Stem Cell Techniques in Breast Augmentation

Tissue Engineering

Stem cells are cells with special characteristics which make them ideal for regenerative medicine (and cosmetic surgery in certain cases). They have unlimited proliferation potential (they will not undergo senescence, or the inability to reproduce and subsequent apoptosis). This means that from a small culture of stem cells, in theory, a huge number of cells can be created and subsequently used in vivo. Embryonic stem cells have the ability to differentiate into any tissue in the body (pluripotency) and therefore are useful for regenerative medicine because any tissue can be grown from them. Adult stem cells have a similar ability but their differentiation potential is more limited.

The cells are not the only important aspect of stem cell development, however. The cells exist in a scaffold known as the extracellar matrix, which, among other things, provides an attachment point which cells can adhere to in a three dimensional environment. The extracellular matrix also sends signals to the cells based on how the cells are adhered to the matrix, what the matrix itself is made of (collagen, fibronectin, etc.) and what other cells are present in the matrix. Other cells in the matrix can secrete growth factors and other molecules which can influence stem cell fate and are very important in differentiation of the cells in stem cell procedures. Stem cells often need to be seeded onto a scaffold as shown in figure 5 [7]. Scaffold can be synthetic polymers (like PLGA) natural materials (collagen) or they can be cultured with other cells who already have a scaffold, as in the technique discussed later on the site.
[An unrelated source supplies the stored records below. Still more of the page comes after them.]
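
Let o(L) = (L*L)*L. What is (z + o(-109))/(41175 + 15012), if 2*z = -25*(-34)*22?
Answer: -1285679/56187 ≈ -22.882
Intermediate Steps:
z = 9350 (z = (-25*(-34)*22)/2 = (850*22)/2 = (1/2)*18700 = 9350)
o(L) = L**3 (o(L) = L**2*L = L**3)
(z + o(-109))/(41175 + 15012) = (9350 + (-109)**3)/(41175 + 15012) = (9350 - 1295029)/56187 = -1285679*1/56187 = -1285679/56187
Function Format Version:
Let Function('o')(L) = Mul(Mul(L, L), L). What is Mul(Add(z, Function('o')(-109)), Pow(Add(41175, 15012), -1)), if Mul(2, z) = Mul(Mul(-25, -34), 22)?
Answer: Rational(-1285679, 56187) ≈ -22.882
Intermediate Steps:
z = 9350 (z = Mul(Rational(1, 2), Mul(Mul(-25, -34), 22)) = Mul(Rational(1, 2), Mul(850, 22)) = Mul(Rational(1, 2), 18700) = 9350)
Function('o')(L) = Pow(L, 3) (Function('o')(L) = Mul(Pow(L, 2), L) = Pow(L, 3))
Mul(Add(z, Function('o')(-109)), Pow(Add(41175, 15012), -1)) = Mul(Add(9350, Pow(-109, 3)), Pow(Add(41175, 15012), -1)) = Mul(Add(9350, -1295029), Pow(56187, -1)) = Mul(-1285679, Rational(1, 56187)) = Rational(-1285679, 56187)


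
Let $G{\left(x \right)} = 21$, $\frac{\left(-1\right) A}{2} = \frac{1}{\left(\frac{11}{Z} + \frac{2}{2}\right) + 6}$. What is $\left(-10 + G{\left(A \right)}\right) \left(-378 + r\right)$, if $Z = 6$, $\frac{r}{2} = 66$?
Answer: $-2706$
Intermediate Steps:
$r = 132$ ($r = 2 \cdot 66 = 132$)
$A = - \frac{12}{53}$ ($A = - \frac{2}{\left(\frac{11}{6} + \frac{2}{2}\right) + 6} = - \frac{2}{\left(11 \cdot \frac{1}{6} + 2 \cdot \frac{1}{2}\right) + 6} = - \frac{2}{\left(\frac{11}{6} + 1\right) + 6} = - \frac{2}{\frac{17}{6} + 6} = - \frac{2}{\frac{53}{6}} = \left(-2\right) \frac{6}{53} = - \frac{12}{53} \approx -0.22642$)
$\left(-10 + G{\left(A \right)}\right) \left(-378 + r\right) = \left(-10 + 21\right) \left(-378 + 132\right) = 11 \left(-246\right) = -2706$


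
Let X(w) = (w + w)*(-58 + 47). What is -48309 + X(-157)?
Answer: -44855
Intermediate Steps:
X(w) = -22*w (X(w) = (2*w)*(-11) = -22*w)
-48309 + X(-157) = -48309 - 22*(-157) = -48309 + 3454 = -44855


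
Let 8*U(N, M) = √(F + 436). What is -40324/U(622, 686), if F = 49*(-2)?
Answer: -161296*√2/13 ≈ -17547.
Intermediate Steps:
F = -98
U(N, M) = 13*√2/8 (U(N, M) = √(-98 + 436)/8 = √338/8 = (13*√2)/8 = 13*√2/8)
-40324/U(622, 686) = -40324*4*√2/13 = -161296*√2/13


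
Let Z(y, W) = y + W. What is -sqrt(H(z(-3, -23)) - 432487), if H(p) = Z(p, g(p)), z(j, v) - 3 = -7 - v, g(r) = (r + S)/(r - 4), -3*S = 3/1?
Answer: -I*sqrt(10811670)/5 ≈ -657.62*I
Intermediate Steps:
S = -1 (S = -1/1 = -1 ≈ -1.0000)
g(r) = (-1 + r)/(-4 + r) (g(r) = (r - 1)/(r - 4) = (-1 + r)/(-4 + r))
Z(y, W) = W + y
z(j, v) = -4 - v (z(j, v) = 3 + (-7 - v) = -4 - v)
H(p) = p + (-1 + p)/(-4 + p) (H(p) = (-1 + p)/(-4 + p) + p = p + (-1 + p)/(-4 + p))
-sqrt(H(z(-3, -23)) - 432487) = -sqrt((-1 + (-4 - 1*(-23)) + (-4 - 1*(-23))*(-4 + (-4 - 1*(-23))))/(-4 + (-4 - 1*(-23))) - 432487) = -sqrt((-1 + (-4 + 23) + (-4 + 23)*(-4 + (-4 + 23)))/(-4 + (-4 + 23)) - 432487) = -sqrt((-1 + 19 + 19*(-4 + 19))/(-4 + 19) - 432487) = -sqrt((-1 + 19 + 19*15)/15 - 432487) = -sqrt((-1 + 19 + 285)/15 - 432487) = -sqrt((1/15)*303 - 432487) = -sqrt(101/5 - 432487) = -sqrt(-2162334/5) = -I*sqrt(10811670)/5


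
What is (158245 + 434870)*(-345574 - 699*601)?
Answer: -454132141395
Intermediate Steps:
(158245 + 434870)*(-345574 - 699*601) = 593115*(-345574 - 420099) = 593115*(-765673) = -454132141395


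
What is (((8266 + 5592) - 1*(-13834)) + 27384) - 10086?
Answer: 44990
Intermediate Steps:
(((8266 + 5592) - 1*(-13834)) + 27384) - 10086 = ((13858 + 13834) + 27384) - 10086 = (27692 + 27384) - 10086 = 55076 - 10086 = 44990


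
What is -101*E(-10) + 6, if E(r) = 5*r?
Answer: 5056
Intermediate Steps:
-101*E(-10) + 6 = -505*(-10) + 6 = -101*(-50) + 6 = 5050 + 6 = 5056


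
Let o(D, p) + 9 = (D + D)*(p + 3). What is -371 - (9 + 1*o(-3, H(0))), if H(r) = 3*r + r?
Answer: -353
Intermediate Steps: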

Figure 5: Cell transplantation approach

Stem cells have been cultured from many areas of the adult body. Bone marrow has been extensively investigated and is the most well characterized stem-cell source in the adult body, but recently adipose tissue has become an important source of stem cells as well. There are more stem cells in adipose tissue and these have greater proliferation potential than those derived from bone marrow[1] which means easier isolation and growth of adipose-derived stem cells than those of bone marrow. Also, adipose-derived stem cells need not be harvested as invasively as bone because fat is stored just beneath the skin, while bone marrow is found at the core of bones, requiring painful drilling and harvesting procedures. Finally, when harvested from adipose tissue, clinically relevant numbers of stem cells can be harvested from the body directly, circumventing the need for in vitro culture. Adipose derived stem cells have many possible lineages and are therefore very versatile. Nearly as versatile as bone marrow stem cells, adipose derived cells have been shown to differentiate into bone, fat, and other tissues [3],[4].

Cell and organ transplantation is not as simple as growing a new organ and throwing it into the body or injecting a lump of cells. The cells require something other than each other to survive: a blood supply, just like every other cell in the body. Without a blood supply the cells will die in culture or when injected into the body. Many growth factors, including VEGF and angiopoetin-1 are involved in the vascularization of a tissue construct.